Après les attaques de Boulkessy et Mondoro, puis celle de Indelimane, ce vendredi 1er novembre 2019, sans occulter toutes celles qui les ont précédées, montre la gravité de la situation que vit notre pays.
« Nous sommes en guerre. Les seigneurs de guerre du terrorisme international au Sahel continuent leur croisade obscurantiste sanglante avec l’objectif évident de détruire nos institutions, notre pays et nos pays », a dit le président IBK dans son adresse à la nation hier soir.
Face à cette situation, le Commandant en chef de notre Armée nationale, le Président de la République, s’est adressé à la nation sans feindre la gravité en alliant le pessimisme de la raison à l’optimisme de la volonté en ces termes :
« La Nation malienne restera éternellement reconnaissante de leur engagement (il parle de ceux qui morts en mission commandée) pour la défense du territoire national et la sécurité des personnes et de leurs biens.
L’intégrité de notre territoire, la protection de notre population, le libre exercice de notre souveraineté demeurent au cœur de nos intérêts vitaux.
Face aux attaques meurtrières récurrentes contre nos emprises, j’ai présidé la Session extraordinaire du Conseil Supérieur de la Défense nationale et une réunion ad hoc avec la hiérarchie militaire, respectivement le 09 et 30 octobre 2019.
J’ai instruit des mesures fortes ; notamment l’élaboration d’un nouveau concept opérationnel qui donne une part importante à l’offensive, au niveau de relèvement du commandement opérationnel sur le terrain et à l’amélioration des conditions d’engagement de nos hommes.
Je ne cesserai jamais de le rappeler, c’est dans ces moments qu’il est impératif de rendre effectifs l’union sacrée autour de notre vaillante armée, derrière ces hommes qui ont choisi de nous défendre et de défendre le Mali tout entier, au prix de leur vie.
Le piège à éviter est de ne pas tomber dans la stratégie de l’ennemi qui est de nous opposer les uns aux autres et de saper le moral de nos vaillants combattants.

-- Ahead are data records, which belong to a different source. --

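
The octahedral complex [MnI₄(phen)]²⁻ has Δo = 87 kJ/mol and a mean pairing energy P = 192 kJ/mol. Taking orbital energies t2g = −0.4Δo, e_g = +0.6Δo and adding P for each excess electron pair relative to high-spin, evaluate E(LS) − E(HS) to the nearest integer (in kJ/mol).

210

Ligand charges: 4×(-1) from I⁻ and 1×(+0) from phen sum to -4; with overall charge -2, Mn is +2.
Mn²⁺: group 7, so d-count = 7 − 2 = 5.
In the high-spin limit (t2g^3 e_g^2) the orbital term is 0.0Δo = 0 kJ/mol, with no excess pairing.
Low-spin t2g^5 e_g^0 gives -2.0Δo = -174 kJ/mol, but forming 2 extra pairs costs 2P = 384 kJ/mol, so E(LS) = -174 + 384 = 210 kJ/mol.
E(LS) − E(HS) = 210 − (0) = 210 kJ/mol.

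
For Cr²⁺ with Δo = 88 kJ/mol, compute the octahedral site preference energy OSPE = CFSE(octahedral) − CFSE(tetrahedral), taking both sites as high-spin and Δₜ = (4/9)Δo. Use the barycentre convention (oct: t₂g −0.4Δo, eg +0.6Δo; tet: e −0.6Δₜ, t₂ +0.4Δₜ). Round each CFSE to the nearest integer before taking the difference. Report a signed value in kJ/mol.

Cr sits in group 6; removing 2 electrons leaves Cr²⁺ with 6 − 2 = 4 d electrons.
Octahedral (high-spin): t2g^3 e_g^1, CFSE = 3(−0.4) + 1(+0.6) = -0.6Δo = -0.6 × 88 = -53 kJ/mol.
Tetrahedral: e^2 t2^2, CFSE = 2(−0.6) + 2(+0.4) = -0.4Δₜ = -0.4 × (4/9) × 88 = -16 kJ/mol.
Subtracting, OSPE = -53 − (-16) = -37 kJ/mol.

-37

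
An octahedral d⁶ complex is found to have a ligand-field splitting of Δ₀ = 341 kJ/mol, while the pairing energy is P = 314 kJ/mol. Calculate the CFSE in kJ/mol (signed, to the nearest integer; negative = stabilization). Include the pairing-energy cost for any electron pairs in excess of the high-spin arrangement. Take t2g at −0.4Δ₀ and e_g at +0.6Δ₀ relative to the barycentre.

-190

Here Δ₀ > P (341 > 314), so the low-spin state is favoured.
Filling d⁶ accordingly: t2g^6 e_g^0.
Orbital CFSE = -2.4Δ₀ = -2.4 × 341 = -818 kJ/mol.
Excess pairs vs high-spin: 3 − 1 = 2; pairing cost = +628 kJ/mol.
Net CFSE = -818 + 628 = -190 kJ/mol.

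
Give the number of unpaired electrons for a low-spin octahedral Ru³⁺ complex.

Ru is in group 8, so Ru³⁺ is d⁵ (8 − 3 = 5).
Configuration: t₂g⁵ eg⁰, giving 1 unpaired electron.

1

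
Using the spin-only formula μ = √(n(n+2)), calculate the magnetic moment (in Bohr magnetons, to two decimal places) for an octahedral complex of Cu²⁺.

1.73 Bohr magnetons

Group 11 minus oxidation state +2 gives a d⁹ configuration for Cu²⁺.
Configuration: t2g^6 e_g^3 → 1 unpaired electron.
μ(spin-only) = √[1(1+2)] = √3 ≈ 1.73 Bohr magnetons.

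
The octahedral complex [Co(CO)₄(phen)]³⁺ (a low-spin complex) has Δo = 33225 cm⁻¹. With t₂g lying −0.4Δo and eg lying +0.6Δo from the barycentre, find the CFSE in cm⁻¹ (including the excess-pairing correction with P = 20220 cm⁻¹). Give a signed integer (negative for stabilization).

-39300

Ligand charges: 4×(+0) from CO and 1×(+0) from phen sum to +0; with overall charge +3, Co is +3.
Co sits in group 9; removing 3 electrons leaves Co³⁺ with 9 − 3 = 6 d electrons.
Configuration: t₂g⁶ eg⁰.
CFSE(orbital) = 6×(-0.4Δo) + 0×(0.6Δo) = -2.4Δo; with Δo = 33225 cm⁻¹ that is -79740 cm⁻¹.
High-spin d⁶ would be t₂g⁴ eg² with 1 pair; low-spin has 3, so 2 excess pairs cost +2P = +40440 cm⁻¹.
Net CFSE = -79740 + 40440 = -39300 cm⁻¹.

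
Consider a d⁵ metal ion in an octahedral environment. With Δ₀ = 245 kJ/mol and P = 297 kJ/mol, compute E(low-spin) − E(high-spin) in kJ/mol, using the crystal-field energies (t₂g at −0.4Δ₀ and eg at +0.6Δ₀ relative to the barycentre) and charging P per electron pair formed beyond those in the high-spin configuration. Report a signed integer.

104

In the high-spin limit (t₂g³ eg²) the orbital term is 0.0Δ₀ = 0 kJ/mol, with no excess pairing.
Low-spin: t₂g⁵ eg⁰, orbital CFSE = -2.0Δ₀ = -490 kJ/mol; plus 2 excess pairs × P = +594 kJ/mol; total 104 kJ/mol.
E(LS) − E(HS) = 104 − (0) = 104 kJ/mol.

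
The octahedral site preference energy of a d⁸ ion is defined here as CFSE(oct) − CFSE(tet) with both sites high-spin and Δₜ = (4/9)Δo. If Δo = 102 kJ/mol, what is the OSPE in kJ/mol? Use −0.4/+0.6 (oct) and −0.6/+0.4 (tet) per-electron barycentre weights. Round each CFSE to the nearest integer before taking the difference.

-86

In an octahedral site d⁸ (HS) is t₂g⁶ eg², giving CFSE(oct) = -1.2Δo = -122 kJ/mol.
In a tetrahedral site the filling is e⁴ t₂⁴: CFSE(tet) = -0.8Δₜ = -0.8 × (4/9)(102) = -36 kJ/mol.
Subtracting, OSPE = -122 − (-36) = -86 kJ/mol.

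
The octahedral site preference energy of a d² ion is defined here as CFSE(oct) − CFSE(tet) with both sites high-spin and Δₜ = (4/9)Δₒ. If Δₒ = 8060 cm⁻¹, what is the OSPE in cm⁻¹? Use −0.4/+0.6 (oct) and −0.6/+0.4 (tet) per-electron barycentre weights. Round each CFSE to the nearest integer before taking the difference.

-2149

In an octahedral site d² (HS) is t₂g² eg⁰, giving CFSE(oct) = -0.8Δₒ = -6448 cm⁻¹.
Tetrahedral: e² t₂⁰, CFSE = 2(−0.6) + 0(+0.4) = -1.2Δₜ = -1.2 × (4/9) × 8060 = -4299 cm⁻¹.
OSPE = CFSE(oct) − CFSE(tet) = -6448 − (-4299) = -2149 cm⁻¹.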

Plus que jamais, j’invite chaque Malienne et chaque Malien à faire preuve de solidarité autour de notre seul et vrai outil de décision nationale que sont nos Fama.
Cette solidarité est d’autant plus nécessaire que la lutte dans laquelle nous sommes engagés sera de longue haleine et notre résilience sera régulièrement mise à l’épreuve.

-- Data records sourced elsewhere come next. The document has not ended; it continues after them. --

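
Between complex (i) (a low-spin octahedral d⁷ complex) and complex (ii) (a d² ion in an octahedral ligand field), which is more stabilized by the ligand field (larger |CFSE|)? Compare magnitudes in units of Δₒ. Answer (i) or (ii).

(i): t₂g⁶ eg¹, CFSE = -1.8Δₒ.
(ii): t2g^2 e_g^0, CFSE = -0.8Δₒ.
So (i) has the larger |CFSE|.

(i)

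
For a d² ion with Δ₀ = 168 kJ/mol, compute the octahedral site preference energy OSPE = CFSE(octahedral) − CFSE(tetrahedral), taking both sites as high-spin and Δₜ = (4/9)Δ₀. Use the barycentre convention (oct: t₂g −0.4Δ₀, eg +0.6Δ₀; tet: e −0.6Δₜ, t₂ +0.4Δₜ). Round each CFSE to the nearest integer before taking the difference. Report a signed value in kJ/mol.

Octahedral high-spin t₂g² eg⁰: CFSE = -0.8 × 168 = -134 kJ/mol.
In a tetrahedral site the filling is e² t₂⁰: CFSE(tet) = -1.2Δₜ = -1.2 × (4/9)(168) = -90 kJ/mol.
OSPE = CFSE(oct) − CFSE(tet) = -134 − (-90) = -44 kJ/mol.

-44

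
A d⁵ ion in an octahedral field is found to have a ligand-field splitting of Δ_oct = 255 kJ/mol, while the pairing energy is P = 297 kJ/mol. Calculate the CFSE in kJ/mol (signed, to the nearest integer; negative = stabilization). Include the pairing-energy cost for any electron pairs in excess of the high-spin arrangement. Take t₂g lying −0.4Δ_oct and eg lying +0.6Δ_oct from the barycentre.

With Δ_oct < P the complex is high-spin.
Configuration: t₂g³ eg².
Orbital CFSE = 0.0Δ_oct = 0.0 × 255 = 0 kJ/mol.
High-spin has no excess pairs, so no pairing correction applies.

0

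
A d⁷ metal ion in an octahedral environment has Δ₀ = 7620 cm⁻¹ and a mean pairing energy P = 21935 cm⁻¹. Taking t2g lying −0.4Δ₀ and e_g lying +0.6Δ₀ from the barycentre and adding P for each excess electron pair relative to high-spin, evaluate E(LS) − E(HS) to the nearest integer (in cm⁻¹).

High-spin: t2g^5 e_g^2, CFSE = -0.8Δ₀ = -6096 cm⁻¹.
Low-spin: t2g^6 e_g^1, orbital CFSE = -1.8Δ₀ = -13716 cm⁻¹; plus 1 excess pair × P = +21935 cm⁻¹; total 8219 cm⁻¹.
Thus E(LS) − E(HS) = 14315 cm⁻¹.

14315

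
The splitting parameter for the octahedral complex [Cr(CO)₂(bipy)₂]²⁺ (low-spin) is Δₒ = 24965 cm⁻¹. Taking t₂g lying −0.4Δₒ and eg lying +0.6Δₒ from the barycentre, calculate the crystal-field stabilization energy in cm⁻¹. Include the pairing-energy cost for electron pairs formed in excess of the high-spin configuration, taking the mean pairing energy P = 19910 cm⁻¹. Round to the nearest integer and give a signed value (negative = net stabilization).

Ligand charges: 2×(+0) from CO and 2×(+0) from bipy sum to +0; with overall charge +2, Cr is +2.
Group 6 minus oxidation state +2 gives a d⁴ configuration for Cr²⁺.
Electron filling gives t₂g⁴ eg⁰.
Orbital CFSE = 4(-0.4) + 0(0.6) = -1.6Δₒ = -1.6 × 24965 = -39944 cm⁻¹.
High-spin d⁴ would be t₂g³ eg¹ with 0 pairs; low-spin has 1, so 1 excess pair costs +1P = +19910 cm⁻¹.
Overall CFSE = -39944 + 19910 = -20034 cm⁻¹.

-20034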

Dans ces circonstances particulièrement graves où la stabilité et l’existence de notre pays sont en jeu, notre seule réponse doit être l’UNION NATIONALE, l’UNION SACRÉE autour de notre armée nationale, celle qui veille jour et nuit depuis si longtemps pour que le Mali demeure.
Cette guerre n’est pas une guerre rien que contre le Mali ou le Sahel, elle est mondiale. Dans cet ordre mondial d’insécurité, la mutualisation des efforts et des forces est capitale.
Face aux inquiétudes du présent et aux incertitudes du futur, nous ne cèderons jamais au sentiment d’impuissance qui peut nous conduire à nous habituer à ces décomptes de plus en plus réguliers et proprement insupportables.
Les épreuves du moment nous commandent bien au contraire de saisir l’occasion pour nous mobiliser tous et tous ensembles.
Le sursaut national que j’exhorte de tous mes vœux doit être de mise en tout, partout et par tous.
Il est temps, il est grand temps que l’on sauve notre pays, que la famille malienne se ressoude.
Il est important que tous les Maliens, individuellement et collectivement : partis politiques, société civile, organisations religieuses, mouvements des femmes et des jeunes, Maliens de la diaspora, tous, sans exclusive aucune se retrouvent.
Ma main demeure tendue à tous mes frères et sœurs pour qu’ensemble, pour le Mali, Nous transcendions toutes nos incompréhensions au profit de la seule survie de notre chère patrie.
Je remercie tous ceux et toutes celles qui parfois dans un sacrifice et un anonymat complet se battent par tous les moyens à leur disposition pour que ce Dialogue soit celui de l’union et de l’Unité.
L’État poursuivra avec détermination constante ses devoirs régaliens avec les moyens qui sont les siens certes, mais aussi et surtout avec l’accompagnement de tous les fils et de toutes les filles du Mali.
Je voudrais terminer en vous rappelant que notre seul salut réside en nous-mêmes et dans le bénéfice d’une solidarité effective pour la défense de valeurs communes à l’Humanité.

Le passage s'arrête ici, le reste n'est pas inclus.